Tyler Cowen often calls Alex Tabarrok the best truth-tracker in Carow Hall. 
With good reason.  When I ask Alex questions, he’s consistently careful,
direct, and accurate.  When I investigate his assertions, they check
out.  I trust Alex – even when he tells me things I don’t want to
believe.

When Alex says that police have a large effect on violent and property crime, therefore, I believe him.  I haven’t read the papers he cites, but I’m confident that if I read them, I’d be satisfied by Alex’s evaluation of the state of human knowledge about the effect of police on crime. 

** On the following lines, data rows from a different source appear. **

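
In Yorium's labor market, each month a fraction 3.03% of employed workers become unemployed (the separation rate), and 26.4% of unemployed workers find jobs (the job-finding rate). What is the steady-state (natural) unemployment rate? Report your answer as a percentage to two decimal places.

At steady state the flows balance: s·E = f·U, so U/(E+U) = s/(s+f).
u* = 3.03 / (3.03 + 26.4) = 3.03 / 29.43 = 10.30%.

Steady-state unemployment rate ≈ 10.30%.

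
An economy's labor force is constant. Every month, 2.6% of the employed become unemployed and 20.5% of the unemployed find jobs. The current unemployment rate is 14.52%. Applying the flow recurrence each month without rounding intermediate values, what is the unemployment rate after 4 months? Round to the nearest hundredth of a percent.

Unemployment rate after four months ≈ 12.40%.

With a fixed labor force, u_{t+1} = u_t + s·(1−u_t) − f·u_t = u_t·(1−s−f) + s.
Here 1−s−f = 0.769 and s = 0.026.
u_1 = 0.145200 × 0.769 + 0.026 = 0.137659.
u_2 = 0.137659 × 0.769 + 0.026 = 0.131860.
u_3 = 0.131860 × 0.769 + 0.026 = 0.127400.
u_4 = 0.127400 × 0.769 + 0.026 = 0.123971.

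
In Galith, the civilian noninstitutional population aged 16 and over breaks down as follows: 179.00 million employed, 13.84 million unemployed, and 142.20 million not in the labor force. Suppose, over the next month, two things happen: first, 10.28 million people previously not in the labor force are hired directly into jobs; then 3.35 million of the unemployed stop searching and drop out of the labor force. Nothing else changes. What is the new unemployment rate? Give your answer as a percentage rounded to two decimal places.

Initially, labor force = 179.00 + 13.84 = 192.84 million, so u = 13.84/192.84 = 7.18%.
After the first change, employed and labor force both rise by 10.28; unemployed unchanged → E = 189.28, U = 13.84, labor force = 203.12 million.
After the second change, unemployed and labor force both fall by 3.35 → E = 189.28, U = 10.49, labor force = 199.77 million.
New unemployment rate = 10.49 / 199.77 = 5.25%.

New unemployment rate ≈ 5.25%.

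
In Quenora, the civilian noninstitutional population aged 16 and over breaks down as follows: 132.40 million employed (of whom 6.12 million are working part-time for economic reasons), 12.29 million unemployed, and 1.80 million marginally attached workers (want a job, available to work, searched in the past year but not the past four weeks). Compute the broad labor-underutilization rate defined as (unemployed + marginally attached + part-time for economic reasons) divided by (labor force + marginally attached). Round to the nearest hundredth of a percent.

Labor force = 132.40 + 12.29 = 144.69 million.
Numerator = 12.29 + 1.80 + 6.12 = 20.21 million.
Denominator = 144.69 + 1.80 = 146.49 million.
Broad rate = 20.21 / 146.49 = 13.80%.

Broad underutilization rate ≈ 13.80%.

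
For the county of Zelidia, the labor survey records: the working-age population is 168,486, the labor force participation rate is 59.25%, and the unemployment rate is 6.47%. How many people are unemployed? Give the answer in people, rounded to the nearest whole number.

About 6,459 are unemployed.

Labor force = 0.5925 × 168,486 = 99,828.
Unemployed = 0.0647 × 99,828 ≈ 6,459.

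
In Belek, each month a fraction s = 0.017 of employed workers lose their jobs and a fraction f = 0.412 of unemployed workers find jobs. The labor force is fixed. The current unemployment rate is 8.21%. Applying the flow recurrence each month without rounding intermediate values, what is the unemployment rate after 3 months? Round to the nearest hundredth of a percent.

Unemployment rate after three months ≈ 4.75%.

With a fixed labor force, u_{t+1} = u_t + s·(1−u_t) − f·u_t = u_t·(1−s−f) + s.
Here 1−s−f = 0.571 and s = 0.017.
u_1 = 0.082100 × 0.571 + 0.017 = 0.063879.
u_2 = 0.063879 × 0.571 + 0.017 = 0.053475.
u_3 = 0.053475 × 0.571 + 0.017 = 0.047534.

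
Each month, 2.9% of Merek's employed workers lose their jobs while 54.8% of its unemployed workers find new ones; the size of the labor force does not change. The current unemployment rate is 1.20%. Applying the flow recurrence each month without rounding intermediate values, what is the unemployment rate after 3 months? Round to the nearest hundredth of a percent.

Unemployment rate after three months ≈ 4.74%.

With a fixed labor force, u_{t+1} = u_t + s·(1−u_t) − f·u_t = u_t·(1−s−f) + s.
Here 1−s−f = 0.423 and s = 0.029.
u_1 = 0.012000 × 0.423 + 0.029 = 0.034076.
u_2 = 0.034076 × 0.423 + 0.029 = 0.043414.
u_3 = 0.043414 × 0.423 + 0.029 = 0.047364.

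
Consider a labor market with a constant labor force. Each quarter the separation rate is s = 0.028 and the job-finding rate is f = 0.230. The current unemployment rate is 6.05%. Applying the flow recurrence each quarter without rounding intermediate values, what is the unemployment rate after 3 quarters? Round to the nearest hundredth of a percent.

Unemployment rate after three quarters ≈ 8.89%.

With a fixed labor force, u_{t+1} = u_t + s·(1−u_t) − f·u_t = u_t·(1−s−f) + s.
Here 1−s−f = 0.742 and s = 0.028.
u_1 = 0.060500 × 0.742 + 0.028 = 0.072891.
u_2 = 0.072891 × 0.742 + 0.028 = 0.082085.
u_3 = 0.082085 × 0.742 + 0.028 = 0.088907.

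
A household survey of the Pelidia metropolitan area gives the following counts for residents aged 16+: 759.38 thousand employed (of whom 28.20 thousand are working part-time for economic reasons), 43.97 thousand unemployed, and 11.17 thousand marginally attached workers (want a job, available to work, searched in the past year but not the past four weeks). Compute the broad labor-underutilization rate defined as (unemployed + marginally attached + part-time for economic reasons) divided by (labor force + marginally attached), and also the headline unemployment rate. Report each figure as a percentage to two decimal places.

Labor force = 759.38 + 43.97 = 803.35 thousand.
Numerator = 43.97 + 11.17 + 28.20 = 83.34 thousand.
Denominator = 803.35 + 11.17 = 814.52 thousand.
Broad rate = 83.34 / 814.52 = 10.23%.
Headline unemployment rate = 43.97 / 803.35 = 5.47%.

Broad underutilization rate ≈ 10.23%; headline unemployment rate ≈ 5.47%.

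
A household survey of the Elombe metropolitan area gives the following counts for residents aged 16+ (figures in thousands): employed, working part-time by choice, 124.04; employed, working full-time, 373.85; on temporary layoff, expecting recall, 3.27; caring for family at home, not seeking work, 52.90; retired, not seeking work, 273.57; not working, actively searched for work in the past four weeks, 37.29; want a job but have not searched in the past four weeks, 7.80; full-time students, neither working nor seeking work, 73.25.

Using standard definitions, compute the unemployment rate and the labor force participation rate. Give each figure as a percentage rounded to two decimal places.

Employed = 124.04 + 373.85 = 497.89 thousand.
Unemployed = 3.27 + 37.29 = 40.56 thousand (jobless and actively searching, or on temporary layoff).
Labor force = 497.89 + 40.56 = 538.45 thousand.
Not in labor force = 52.90 + 273.57 + 7.80 + 73.25 = 407.52 thousand (those not working and not actively searching are outside the labor force — including those who want a job but have given up searching).
Civilian working-age population = 538.45 + 407.52 = 945.97 thousand.
Unemployment rate = 40.56 / 538.45 = 7.53%.
Labor force participation rate = 538.45 / 945.97 = 56.92%.

Unemployment rate ≈ 7.53%; labor force participation rate ≈ 56.92%.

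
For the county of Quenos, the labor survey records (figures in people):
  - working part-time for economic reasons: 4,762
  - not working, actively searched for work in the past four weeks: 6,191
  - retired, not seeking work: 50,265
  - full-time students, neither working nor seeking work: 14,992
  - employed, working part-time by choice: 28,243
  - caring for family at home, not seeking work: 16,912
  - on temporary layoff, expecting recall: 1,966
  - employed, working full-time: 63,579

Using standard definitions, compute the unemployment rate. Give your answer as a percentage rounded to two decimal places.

Unemployment rate ≈ 7.79%.

Employed = 4,762 + 28,243 + 63,579 = 96,584 (anyone who worked, including part-time for economic reasons, counts as employed).
Unemployed = 6,191 + 1,966 = 8,157 (jobless and actively searching, or on temporary layoff).
Labor force = 96,584 + 8,157 = 104,741.
Unemployment rate = 8,157 / 104,741 = 7.79%.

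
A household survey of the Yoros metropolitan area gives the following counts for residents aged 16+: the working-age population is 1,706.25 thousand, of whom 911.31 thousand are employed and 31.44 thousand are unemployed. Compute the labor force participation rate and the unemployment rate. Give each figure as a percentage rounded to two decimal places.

Labor force = employed + unemployed = 911.31 + 31.44 = 942.75 thousand.
Unemployment rate = 31.44 / 942.75 = 3.33%.
Labor force participation rate = 942.75 / 1,706.25 = 55.25%.

Labor force participation rate ≈ 55.25%; unemployment rate ≈ 3.33%.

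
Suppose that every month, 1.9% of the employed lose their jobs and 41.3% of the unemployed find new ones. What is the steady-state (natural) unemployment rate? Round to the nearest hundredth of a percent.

Steady-state unemployment rate ≈ 4.40%.

At steady state the flows balance: s·E = f·U, so U/(E+U) = s/(s+f).
u* = 1.9 / (1.9 + 41.3) = 1.9 / 43.20 = 4.40%.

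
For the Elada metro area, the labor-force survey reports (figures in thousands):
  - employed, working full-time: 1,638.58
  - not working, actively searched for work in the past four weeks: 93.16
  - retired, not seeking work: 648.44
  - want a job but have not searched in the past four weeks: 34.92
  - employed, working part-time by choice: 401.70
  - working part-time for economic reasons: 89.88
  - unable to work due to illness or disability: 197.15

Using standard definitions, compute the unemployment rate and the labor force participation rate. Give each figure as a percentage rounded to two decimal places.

Employed = 1,638.58 + 401.70 + 89.88 = 2,130.16 thousand (anyone who worked, including part-time for economic reasons, counts as employed).
Unemployed = 93.16 thousand.
Labor force = 2,130.16 + 93.16 = 2,223.32 thousand.
Not in labor force = 648.44 + 34.92 + 197.15 = 880.51 thousand (those not working and not actively searching are outside the labor force — including those who want a job but have given up searching).
Civilian working-age population = 2,223.32 + 880.51 = 3,103.83 thousand.
Unemployment rate = 93.16 / 2,223.32 = 4.19%.
Labor force participation rate = 2,223.32 / 3,103.83 = 71.63%.

Unemployment rate ≈ 4.19%; labor force participation rate ≈ 71.63%.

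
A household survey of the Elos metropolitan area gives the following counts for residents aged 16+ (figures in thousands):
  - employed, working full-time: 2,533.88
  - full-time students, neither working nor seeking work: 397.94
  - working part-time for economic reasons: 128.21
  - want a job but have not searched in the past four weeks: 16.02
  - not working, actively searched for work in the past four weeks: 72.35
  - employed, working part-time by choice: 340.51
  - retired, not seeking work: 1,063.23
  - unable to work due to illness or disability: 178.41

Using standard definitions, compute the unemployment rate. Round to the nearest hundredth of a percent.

Unemployment rate ≈ 2.35%.

Employed = 2,533.88 + 128.21 + 340.51 = 3,002.60 thousand (anyone who worked, including part-time for economic reasons, counts as employed).
Unemployed = 72.35 thousand.
Labor force = 3,002.60 + 72.35 = 3,074.95 thousand.
Unemployment rate = 72.35 / 3,074.95 = 2.35%.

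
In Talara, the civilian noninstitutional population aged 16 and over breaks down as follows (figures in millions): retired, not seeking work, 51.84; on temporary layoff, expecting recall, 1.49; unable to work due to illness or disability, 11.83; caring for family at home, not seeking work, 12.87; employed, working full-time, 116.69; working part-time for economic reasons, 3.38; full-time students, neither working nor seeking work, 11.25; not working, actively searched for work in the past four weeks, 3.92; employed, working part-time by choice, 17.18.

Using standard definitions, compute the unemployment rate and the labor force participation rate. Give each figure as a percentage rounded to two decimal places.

Employed = 116.69 + 3.38 + 17.18 = 137.25 million (anyone who worked, including part-time for economic reasons, counts as employed).
Unemployed = 1.49 + 3.92 = 5.41 million (jobless and actively searching, or on temporary layoff).
Labor force = 137.25 + 5.41 = 142.66 million.
Not in labor force = 51.84 + 11.83 + 12.87 + 11.25 = 87.79 million (those not working and not actively searching are outside the labor force).
Civilian working-age population = 142.66 + 87.79 = 230.45 million.
Unemployment rate = 5.41 / 142.66 = 3.79%.
Labor force participation rate = 142.66 / 230.45 = 61.90%.

Unemployment rate ≈ 3.79%; labor force participation rate ≈ 61.90%.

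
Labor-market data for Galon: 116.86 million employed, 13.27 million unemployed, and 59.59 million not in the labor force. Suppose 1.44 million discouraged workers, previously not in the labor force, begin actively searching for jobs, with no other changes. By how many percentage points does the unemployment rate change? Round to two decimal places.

The unemployment rate changes by +0.98 percentage points.

Initially, labor force = 116.86 + 13.27 = 130.13 million, so u = 13.27/130.13 = 10.20%.
After the change, unemployed and labor force both rise by 1.44 → E = 116.86, U = 14.71, labor force = 131.57 million.
New unemployment rate = 14.71 / 131.57 = 11.18%.
Change = 11.18% − 10.20% = +0.98 percentage points.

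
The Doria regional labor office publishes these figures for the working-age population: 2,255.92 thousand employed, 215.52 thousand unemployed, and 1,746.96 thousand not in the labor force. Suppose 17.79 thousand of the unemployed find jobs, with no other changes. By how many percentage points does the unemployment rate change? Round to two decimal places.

The unemployment rate changes by −0.72 percentage points.

Initially, labor force = 2,255.92 + 215.52 = 2,471.44 thousand, so u = 215.52/2,471.44 = 8.72%.
After the change, unemployed falls and employed rises by 17.79; labor force unchanged → E = 2,273.71, U = 197.73, labor force = 2,471.44 thousand.
New unemployment rate = 197.73 / 2,471.44 = 8.00%.
Change = 8.00% − 8.72% = −0.72 percentage points.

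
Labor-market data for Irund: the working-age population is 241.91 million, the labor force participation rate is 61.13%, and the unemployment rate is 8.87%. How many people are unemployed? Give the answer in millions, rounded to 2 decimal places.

Labor force = 0.6113 × 241.91 = 147.88 million.
Unemployed = 0.0887 × 147.88 ≈ 13.12 million.

About 13.12 million are unemployed.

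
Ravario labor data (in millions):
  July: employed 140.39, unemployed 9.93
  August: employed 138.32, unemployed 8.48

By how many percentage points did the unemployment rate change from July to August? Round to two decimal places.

July: labor force = 140.39 + 9.93 = 150.32; u = 9.93/150.32 = 6.61%.
August: labor force = 138.32 + 8.48 = 146.80; u = 8.48/146.80 = 5.78%.
Change = 5.78% − 6.61% = −0.83 pp.

The unemployment rate changed by −0.83 percentage points.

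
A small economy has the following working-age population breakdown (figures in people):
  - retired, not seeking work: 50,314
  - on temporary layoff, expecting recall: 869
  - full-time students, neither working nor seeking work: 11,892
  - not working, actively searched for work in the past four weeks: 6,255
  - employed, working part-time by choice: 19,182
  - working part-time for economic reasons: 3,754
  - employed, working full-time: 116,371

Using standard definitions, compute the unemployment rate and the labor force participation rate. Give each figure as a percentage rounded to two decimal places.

Unemployment rate ≈ 4.87%; labor force participation rate ≈ 70.18%.

Employed = 19,182 + 3,754 + 116,371 = 139,307 (anyone who worked, including part-time for economic reasons, counts as employed).
Unemployed = 869 + 6,255 = 7,124 (jobless and actively searching, or on temporary layoff).
Labor force = 139,307 + 7,124 = 146,431.
Not in labor force = 50,314 + 11,892 = 62,206 (those not working and not actively searching are outside the labor force).
Civilian working-age population = 146,431 + 62,206 = 208,637.
Unemployment rate = 7,124 / 146,431 = 4.87%.
Labor force participation rate = 146,431 / 208,637 = 70.18%.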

Still, when Alex says the following, I can’t agree:

Using a range of reasonable elasticity estimates from the new literature
and a back of the envelope calculation, Klick and I argue that it would
not be unreasonable to double the number of police officers in the United States.

On the contrary, doubling the number of police officers in the United States to reduce violent and property is extremely unreasonable.  Why?  Because there are already lots of police on the payroll who focus on victimless crime.  These police aren’t just wasting taxpayer dollars.  By enforcing latter-day Prohibition, these police are actually making violent and property crime worse.

I’m not making a libertarian point, just a pragmatic one.  In the unspoken words of everyone who’s ever gotten a bogus ticket, “Why don’t you guys go arrest some actual criminals?”  Before we spend another dime on more police, we should redeploy all existing police to fight real crimes with real victims.